Un cas de figure qui n’est pas inscrit dans le décret en tant que tel mais dans sa notice. Si elle n’a pas de portée normative, cette notice sert de référence aux juges en cas de difficultés d’interprétation d’une loi.

« Le cas d’un arrêt de traitement avait été aussi écarté par le Conseil d’Etat dans son avis sur le projet de loi. En l’ajoutant, ce décret laisse entendre que les maladies mentales aboutissent à des comportements criminogènes. Alors que ce sont plusieurs paramètres très difficiles à dissocier les uns des autres. Par exemple, les personnes atteintes de schizophrénie sont plus amenées à fumer du cannabis », insiste Dr. Manuel Orsat.

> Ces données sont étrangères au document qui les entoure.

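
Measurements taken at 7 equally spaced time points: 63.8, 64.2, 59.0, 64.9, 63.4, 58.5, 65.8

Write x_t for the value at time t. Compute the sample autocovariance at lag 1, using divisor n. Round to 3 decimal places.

Mean x̄ = (63.8 + 64.2 + 59.0 + 64.9 + 63.4 + 58.5 + 65.8)/7 = 62.8000
Σ_{t=1}^{6}(x_t−x̄)(x_{t+1}−x̄) = -26.1200
γ_1 = -26.1200 / 7 = -3.731

-3.731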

Dans ses  travaux la commission des lois du Sénat avait estimé également que « la notion de fait fautif ne couvrait pas tous les cas, « notamment d’interruption de traitement psychiatrique (hors cas d’injonction de soins) ».

« Garder cette disposition revient à accepter de punir les patients parce qu’ils sont malades ».

Dans un communiqué commun, le monde de la psychiatrie s’est fortement ému de la portée de cet ajout « qui ne tient pas compte du fait que les patients n’ont pas toujours conscience de leurs troubles […] L’arrêt du traitement n’intervient pas alors suite à l’exercice de la libre volonté du patient. Garder cette disposition revient à accepter de punir les patients parce qu’ils sont malades ».

« On ne juge pas les fous mais dans certaines circonstances on va aller jusqu’au procès pour voir si on peut les punir de quelque chose », résume à publicsenat.fr, Dr. Laurent Layet président de la Compagnie nationale des experts psychiatres près les cours d’appel (CNEPCA). Avant d’ajouter : « On est en train de créer beaucoup de complexité. Je rappelle que des cas d’irresponsabilité en phase d’instruction pour des faits criminels, il y en a 200 par an, c’est anecdotique à l’échelle pénale. Il va falloir faire de l’archéologie psychiatrique pour savoir si l’arrêt du traitement était volontaire ».

Bien consciente de l’émoi qu’a suscité cette notice, la Chancellerie a promis une circulaire afin de clarifier l’interprétation de la loi. « Quand la loi est floue, le décret inapproprié, on peut avoir des doutes sur la circulaire », commente Manuel Orsat.